From: Phil Osborn (philosborn@altavista.com)
Date: Wed Oct 31 2001 - 21:45:33 MST
One of the few positive aspects of this whole 911 affair is that it has raised the level of the playing field in at least one way. No longer is the focus of conflict upon the color of ones skin or where ones ancestors lived or even which language one speaks, but rather upon the content and meaning of ones ideas. Shortly before 911, on the local Pacifica FM station, KPFK, Asunta Arturu (and I probably got that spelling wrong - apologies) had just returned from the conference in Africa on racism which the U.S. boycotted, apparently in main due to the conferees insistence upon including a plank in their resolution to the effect that Zionism was racist. In her discussion of the conference, Asunta made some kind of reference to Colin Powell, which went to the effect, as I caught it, of chastizing him for betraying "his own people." Or something very close to that...
"His own people???" Wait just a darn minute there. Who does Colin Powell see as "his people?" Is it any other person with a similar skin color or ethnic ancestry? Or is it other Americans? Or might it be other Americans who share a certain set of fundamental beliefs? What is really more important - whether one is an atheist or a Christian or whatever, or what gene pool one was born into? Asunta, in her criticism of Mr. Powell, betrays a deep racism of her own (not unusual among modern "progressives").
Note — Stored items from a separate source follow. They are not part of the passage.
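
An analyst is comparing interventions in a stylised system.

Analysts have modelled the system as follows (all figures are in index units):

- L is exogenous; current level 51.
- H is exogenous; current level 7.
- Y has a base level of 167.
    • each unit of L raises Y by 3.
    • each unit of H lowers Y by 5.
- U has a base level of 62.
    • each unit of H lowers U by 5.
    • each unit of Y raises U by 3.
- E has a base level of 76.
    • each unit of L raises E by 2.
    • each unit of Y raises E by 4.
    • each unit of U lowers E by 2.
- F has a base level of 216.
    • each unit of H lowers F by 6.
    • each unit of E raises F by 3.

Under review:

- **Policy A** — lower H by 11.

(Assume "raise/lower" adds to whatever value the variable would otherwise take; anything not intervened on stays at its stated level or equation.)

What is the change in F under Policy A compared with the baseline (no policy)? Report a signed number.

-594

Baseline:
  L = 51
  H = 7
  Y = 167 + 3·51 − 5·7 = 285
  U = 62 − 5·7 + 3·285 = 882
  E = 76 + 2·51 + 4·285 − 2·882 = -446
  F = 216 − 6·7 + 3·(-446) = -1164
Policy A (H − 11):
  L = 51
  H = 7 − 11 = -4
  Y = 167 + 3·51 − 5·(-4) = 340
  U = 62 − 5·(-4) + 3·340 = 1102
  E = 76 + 2·51 + 4·340 − 2·1102 = -666
  F = 216 − 6·(-4) + 3·(-666) = -1758
Change in F: -1758 − (-1164) = -594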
As stupid and irrational and malign as the beliefs of most religious people are - and as inherently dangerous, given that they are explicitly adopted in defiance of reason and evidence - I find it a little refreshing that we are at least in conflict on the level of ideas, rather than in the fetid realm of barnyard collectivism (as Ayn Rand put it), where no principle higher than a club in a fist is recognized.